Au quotidien, les auteurs observent une « segmentation genrée du travail », c’est-à-dire une répartition des tâches entre hommes et femmes, qu’ils expliquent par la conception que les policiers masculins se font du vrai travail. Pour ces derniers, est vrai travail l’épreuve avec un monde extérieur jugé hostile que la démonstration de la force, de l’autorité, de la maîtrise de soi permet de surmonter. En un mot, « le vrai travail nécessite la virilité ». Défini en creux, le « sale boulot » correspond à tout ce qui ne mobilise pas cette virilité, voire qui l’affadit ; sans surprise, c’est à leurs collègues féminines que les policiers masculins trouvent des vertus pour l’exercer. C’est un premier résultat extrêmement important :

La frontière entre vrai travail et « sale boulot » recoupe la frontière entre une définition du masculin et du féminin et dénote une vision androcentrée du travail.

Mais cette vision ne se suffit évidemment pas à elle-même ; il faut qu’elle soit affirmée dans la pratique pour être renforcée. Les auteurs pointent deux mécanismes par lesquelles les femmes sont exclues de l’épreuve, qui sont la mise en scène du travail consistant à entrer systématiquement en relation avec certaines catégories d’usagers sur un mode agressif, créant de facto des situations qui mobilisent la force physique, et la galanterie qui consiste à écarter les femmes de ces situations au prétexte qu’elles seraient les moins aptes à les gérer. Dès lors, les auteurs de conclure :

Finalement, en leur refusant l’épreuve, on leur refuse la possibilité de prouver leur capacité à être comme des hommes.

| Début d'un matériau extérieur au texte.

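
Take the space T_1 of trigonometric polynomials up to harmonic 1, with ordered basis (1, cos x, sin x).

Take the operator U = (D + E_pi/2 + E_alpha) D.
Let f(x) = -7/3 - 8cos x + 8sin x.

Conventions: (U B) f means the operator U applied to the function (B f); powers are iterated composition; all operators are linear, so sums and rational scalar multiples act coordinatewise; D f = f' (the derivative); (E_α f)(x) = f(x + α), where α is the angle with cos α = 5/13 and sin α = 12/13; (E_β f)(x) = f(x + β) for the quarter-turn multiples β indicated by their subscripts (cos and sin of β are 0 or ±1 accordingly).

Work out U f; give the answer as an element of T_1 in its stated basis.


the result is g(x) = (344/13)cos x - (264/13)sin x

D f = 8cos x + 8sin x
D D f = 8cos x - 8sin x
E_pi/2 D f = 8cos x - 8sin x
E_alpha D f = (136/13)cos x - (56/13)sin x
(D + E_pi/2 + E_alpha) D f = (344/13)cos x - (264/13)sin x


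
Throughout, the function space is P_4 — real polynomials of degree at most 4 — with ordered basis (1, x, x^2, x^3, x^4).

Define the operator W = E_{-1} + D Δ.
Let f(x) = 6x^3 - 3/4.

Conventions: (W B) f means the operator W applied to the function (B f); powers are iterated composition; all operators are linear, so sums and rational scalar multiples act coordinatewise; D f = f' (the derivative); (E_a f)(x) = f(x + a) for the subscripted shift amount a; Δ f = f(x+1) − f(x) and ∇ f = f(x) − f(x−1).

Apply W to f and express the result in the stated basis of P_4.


E_{-1} f = 6x^3 - 18x^2 + 18x - 27/4
Δ f = 18x^2 + 18x + 6
D Δ f = 36x + 18
(E_{-1} + D Δ) f = 6x^3 - 18x^2 + 54x + 45/4

g(x) = 6x^3 - 18x^2 + 54x + 45/4


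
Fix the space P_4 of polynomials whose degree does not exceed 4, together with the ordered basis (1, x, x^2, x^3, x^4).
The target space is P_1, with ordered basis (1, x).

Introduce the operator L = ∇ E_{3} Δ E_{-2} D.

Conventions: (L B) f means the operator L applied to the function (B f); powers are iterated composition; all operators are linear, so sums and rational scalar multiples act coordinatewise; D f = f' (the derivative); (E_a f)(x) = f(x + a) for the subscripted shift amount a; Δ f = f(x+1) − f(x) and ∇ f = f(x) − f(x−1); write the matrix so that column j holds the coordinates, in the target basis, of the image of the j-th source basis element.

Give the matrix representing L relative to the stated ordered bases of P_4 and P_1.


the matrix is [[0, 0, 0, 6, 24]; [0, 0, 0, 0, 24]] (rows listed top to bottom)

image of 1: 0
image of x: 0
image of x^2: 0
image of x^3: 6
image of x^4: 24x + 24
each image's coordinates form column j of the matrix


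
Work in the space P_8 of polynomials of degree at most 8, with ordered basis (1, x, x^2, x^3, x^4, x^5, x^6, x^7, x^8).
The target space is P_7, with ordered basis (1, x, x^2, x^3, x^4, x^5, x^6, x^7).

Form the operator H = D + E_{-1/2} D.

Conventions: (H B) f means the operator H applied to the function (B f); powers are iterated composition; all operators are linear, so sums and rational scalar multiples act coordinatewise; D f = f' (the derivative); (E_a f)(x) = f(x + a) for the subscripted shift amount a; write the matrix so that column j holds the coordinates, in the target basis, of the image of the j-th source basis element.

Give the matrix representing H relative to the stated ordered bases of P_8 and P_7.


image of 1: 0
image of x: 2
image of x^2: 4x - 1
image of x^3: 6x^2 - 3x + 3/4
image of x^4: 8x^3 - 6x^2 + 3x - 1/2
image of x^5: 10x^4 - 10x^3 + (15/2)x^2 - (5/2)x + 5/16
image of x^6: 12x^5 - 15x^4 + 15x^3 - (15/2)x^2 + (15/8)x - 3/16
image of x^7: 14x^6 - 21x^5 + (105/4)x^4 - (35/2)x^3 + (105/16)x^2 - (21/16)x + 7/64
image of x^8: 16x^7 - 28x^6 + 42x^5 - 35x^4 + (35/2)x^3 - (21/4)x^2 + (7/8)x - 1/16
each image's coordinates form column j of the matrix

the matrix is [[0, 2, -1, 3/4, -1/2, 5/16, -3/16, 7/64, -1/16]; [0, 0, 4, -3, 3, -5/2, 15/8, -21/16, 7/8]; [0, 0, 0, 6, -6, 15/2, -15/2, 105/16, -21/4]; [0, 0, 0, 0, 8, -10, 15, -35/2, 35/2]; [0, 0, 0, 0, 0, 10, -15, 105/4, -35]; [0, 0, 0, 0, 0, 0, 12, -21, 42]; [0, 0, 0, 0, 0, 0, 0, 14, -28]; [0, 0, 0, 0, 0, 0, 0, 0, 16]] (rows listed top to bottom)


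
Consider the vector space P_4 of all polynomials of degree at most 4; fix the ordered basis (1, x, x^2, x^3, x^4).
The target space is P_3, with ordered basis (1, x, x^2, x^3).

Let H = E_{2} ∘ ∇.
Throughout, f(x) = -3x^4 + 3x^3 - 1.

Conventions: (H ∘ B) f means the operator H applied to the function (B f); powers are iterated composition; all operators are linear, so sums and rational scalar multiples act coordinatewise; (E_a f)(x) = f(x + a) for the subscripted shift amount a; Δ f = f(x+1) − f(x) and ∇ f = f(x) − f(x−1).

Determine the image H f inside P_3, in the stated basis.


the result is g(x) = -12x^3 - 45x^2 - 57x - 24

∇ f = -12x^3 + 27x^2 - 21x + 6
E_{2} ∇ f = -12x^3 - 45x^2 - 57x - 24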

Les femmes ne sont pas passives, mais les stratégies qu’elles déploient pour s’adapter à ce contexte ne font que renforcer la division sexuelle du travail. En effet, la majorité intègre le stéréotype féminin en acceptant d’être exclues de l’épreuve tandis que certaines parviennent à s’y maintenir, mais au prix de l’adoption d’un comportement si masculin qu’elles sont finalement considérées par les hommes comme des exceptions qui confirment la règle : des garçons manqués.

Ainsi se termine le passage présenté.